Members of governor Kevin Stitt’s staff and Hunter, who is representing the state, met with around 200 tribal leaders and their representative on 28 October at the Grand Casino, owned by the Citizen Potawatomi Nation, just outside Shawnee.

However, following the closed-door meeting, negotiations reportedly remained stalemated over the issue of compact renewal, with Hunter said to be looking to take the issue to arbitration.

“The state’s argument against renewal is not supported by any facts or law and arbitration is not presently justified,” the tribes wrote in the letter on 5 November.

“If the state intends to make a proposed revision to our agreement, we will insist that it justify any proposal with reference to a meaningful state concession of proportionate value.”

Baylee Lakey, Stitt’s communications director, said “the governor is disappointed the tribes declined the state’s proposal for arbitration in order to resolve our legal differences”. “[The tribes] did not present an alternative resolution towards progress,” she added.

Casino gambling is now a booming industry in Oklahoma, with 130 casinos dotting the Sooner state, ranging from gas station annexes to resort-style hotel casinos, many of them in border communities.

Tribes pay between four to 10 percent of their revenues for the exclusive right to offer gaming in the state. Oklahoma collected nearly $139m in tribal gaming exclusivity fees in 2018, according to a report from the state’s Office of Management and Enterprise Services, a 3.48 percent rise year on year.
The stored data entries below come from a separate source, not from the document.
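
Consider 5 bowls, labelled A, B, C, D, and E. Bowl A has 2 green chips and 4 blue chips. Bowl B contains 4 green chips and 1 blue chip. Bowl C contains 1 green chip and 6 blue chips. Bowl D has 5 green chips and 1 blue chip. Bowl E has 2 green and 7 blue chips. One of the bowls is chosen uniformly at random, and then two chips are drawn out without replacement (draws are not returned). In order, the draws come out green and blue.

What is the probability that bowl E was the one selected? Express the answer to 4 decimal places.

0.2003

Compute the likelihood of the observed sequence for each case: P(data | bowl A) = (2/6)(4/5) = 0.26667; P(data | bowl B) = (4/5)(1/4) = 0.2; P(data | bowl C) = (1/7)(6/6) = 0.14286; P(data | bowl D) = (5/6)(1/5) = 0.16667; P(data | bowl E) = (2/9)(7/8) = 0.19444.
The prior-weighted likelihoods are 1/5 · 0.26667 = 0.053333, 1/5 · 0.2 = 0.04, 1/5 · 0.14286 = 0.028571, 1/5 · 0.16667 = 0.033333, 1/5 · 0.19444 = 0.038889; summing to 0.19413.
Hence P(bowl E | data) = (0.038889) / (0.19413) = 0.20033.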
Governor Stitt first called for compact renegotiations via an op-ed in Tulsa World back in July. “The easiest thing to do is simply renew the existing compacts ‘as is’,” he wrote. “I believe, however, that voters elected me to look at everything in state government with a fresh eye.”

Oklahoma Indian Gaming Association chair Matthew Morgan suggested that “tribal leaders were caught off guard” by the announcement.

“The first mention that tribal leaders got of his intention was through that op-ed, I think they were also caught off guard on his view that the compacts terminated on 1 January should the parties not be able to come to an additional agreement.

“He has I think been misinformed. “Federal law says that …under gaming compacts the state has to offer something of value to the tribe in return for receiving those revenue share payments,” he continued.

“That’s our question to governor Stitt at this point. If you would like to talk about games being offered or the fee payment arrangement, what are you offering?” Speaking at the end of October, former state governor Brad Henry expressed concern that the dispute could wind up in court.

Henry served as Oklahoma governor from 2003 until 2011 and it was his administration which negotiated the original gaming compacts.

“We felt like these compacts were going to be very successful in terms of bringing in a lot of money to the state of Oklahoma for education,” Henry said.

“I am worried that the dispute may end up in court,” Henry said. “That, in my opinion, won’t be good at all for the state. I think that is the wrong direction.

On a similar note, in September, US representative Tom Cole suggested the issue could well end in litigation. “I suspect this ends up in court at some point if the parties can’t agree,” said Cole, a member of the Chickasaw Nation and an expert on tribal issues, during a town hall meeting at the start of September.

“Hopefully, they sit down and find common ground. The discussion is perfectly appropriate, and we’ll just see where they end up. “But at the end of the day, if they can’t come to an agreement, it will go first to the Department of Interior that’ll look at the thing and offer a decision.

And then either party could take that on into federal court if they disagree with the decision that’s rendered. “It’s perfectly appropriate for the governor to say, ‘I want to renegotiate’.” he acknowledged.

“The term’s up. That’s clear. But if they can’t come to an agreement, does it automatically renew for 15 years? I’m not a lawyer. I don’t know that. And that’s the real sticking point right now.”